Pump on the l1 might run for about 3 seconds or so on the timer in the morning

agree with yes row , any machine with a vibe pump will make some sort of noise .

after a while , your brain will just ignore it if your asleep .


----------



## fatboyslim

Its not just the noise though, it will vibrate the whole worktop, any cups on top of your cherub and anything else nearby. Its just the boiler autofill but I have turned my cherub on before and it hasn't needed to autofill.

If you switch the machine off at the top of a pressure cycle, and having just drained some water from the hot water tap so boiler autofills, then hopefully it shouldn't need to autofill when you turn it on again.

The boiler itself is near on silent when heating up. Autofill might last anywhere from 2 to 6 seconds depending on how much water needs to be added to boiler.


----------



## Jon V

Thanks all.

It sounds like it should be possible to encourage the cherub not to run the pump on startup which is good.

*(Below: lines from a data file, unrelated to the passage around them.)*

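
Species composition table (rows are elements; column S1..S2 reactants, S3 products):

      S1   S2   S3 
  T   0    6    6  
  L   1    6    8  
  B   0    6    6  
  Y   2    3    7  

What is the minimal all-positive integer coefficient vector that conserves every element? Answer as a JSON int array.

T: 2·0+1·6 = 6 | 1·6 = 6
L: 2·1+1·6 = 8 | 1·8 = 8
B: 2·0+1·6 = 6 | 1·6 = 6
Y: 2·2+1·3 = 7 | 1·7 = 7
gcd(2,1,1) = 1

Coefficients: [2, 1, 1]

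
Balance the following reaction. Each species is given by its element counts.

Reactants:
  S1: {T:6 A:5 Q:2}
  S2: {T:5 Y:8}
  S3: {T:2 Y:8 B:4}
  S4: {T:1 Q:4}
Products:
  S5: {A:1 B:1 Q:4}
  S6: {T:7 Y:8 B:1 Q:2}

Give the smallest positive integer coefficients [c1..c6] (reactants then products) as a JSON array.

T: 1·6+1·5+2·2+6·1 = 21 | 5·0+3·7 = 21
Y: 1·0+1·8+2·8+6·0 = 24 | 5·0+3·8 = 24
A: 1·5+1·0+2·0+6·0 = 5 | 5·1+3·0 = 5
B: 1·0+1·0+2·4+6·0 = 8 | 5·1+3·1 = 8
Q: 1·2+1·0+2·0+6·4 = 26 | 5·4+3·2 = 26
gcd(1,1,2,6,5,3) = 1

Coefficients: [1, 1, 2, 6, 5, 3]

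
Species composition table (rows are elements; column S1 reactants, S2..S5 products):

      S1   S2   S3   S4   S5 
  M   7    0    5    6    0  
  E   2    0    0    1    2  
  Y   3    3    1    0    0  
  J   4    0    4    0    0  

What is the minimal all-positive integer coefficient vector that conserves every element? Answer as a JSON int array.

M: 6·7 = 42 | 4·0+6·5+2·6+5·0 = 42
E: 6·2 = 12 | 4·0+6·0+2·1+5·2 = 12
Y: 6·3 = 18 | 4·3+6·1+2·0+5·0 = 18
J: 6·4 = 24 | 4·0+6·4+2·0+5·0 = 24
gcd(6,4,6,2,5) = 1

Coefficients: [6, 4, 6, 2, 5]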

Is this behaviour going to be typical of any vibratory pump autofill machine?


----------



## Mrboots2u

Jon V said:


> Thanks all.
> 
> It sounds like it should be possible to encourage the cherub not to run the pump on startup which is good.
> 
> Is this behaviour going to be typical of any vibratory pump autofill machine?


Yep

Some are quieter than others and it depends on where the machine is and what's on top of it ....


----------



## Dr Steve

The Expobar makes the same noise, but it is variable - dependent on what the machine was doing before you turned it off


----------



## Charliej

You can always put some of the pound shop non slip matting under it or just under the feet this should be enough to isolate it from the worktop and minimise noise from vibration. I had to do this with my grinder when I moved everything to the current bench as it's solid wood with a drawer that runs most of the way underneath the top which was acting as a resonating sound box ( same way an acoustic guitar works) and this stopped it.


----------



## Wobin19

I too used a timer with my Cherub and learned that turning it on before you go to bed and running some water through the group (from cold is fine) seems to pretty much stop the early morning turn on noise. Give it a go!


----------



## michaelg

Mine went on a seemingly endless autofill at lunchtime today before the pressure gauge went all the way past the stop level and what I presume was the OPV 'popped'. Turned off and on again and seemed back to normal thankfully but not sure what caused it...


----------



## 4515

Charliej said:


> You can always put some of the pound shop non slip matting under it


Is that stuff expensive ?


----------



## Jon V

Wobin19 said:


> I too used a timer with my Cherub and learned that turning it on before you go to bed and running some water through the group (from cold is fine) seems to pretty much stop the early morning turn on noise. Give it a go!


Thanks. I see you've moved on to the Rocket now. Although it's not a machine I'm looking at or in my price range, I'm interested to know what you feel are the main benefits you get from spending the extra?


----------



## Wobin19

Well it's quieter, more consistent and just somehow seems more forgiving. Plus it's very shiny, which counts I reckon!


----------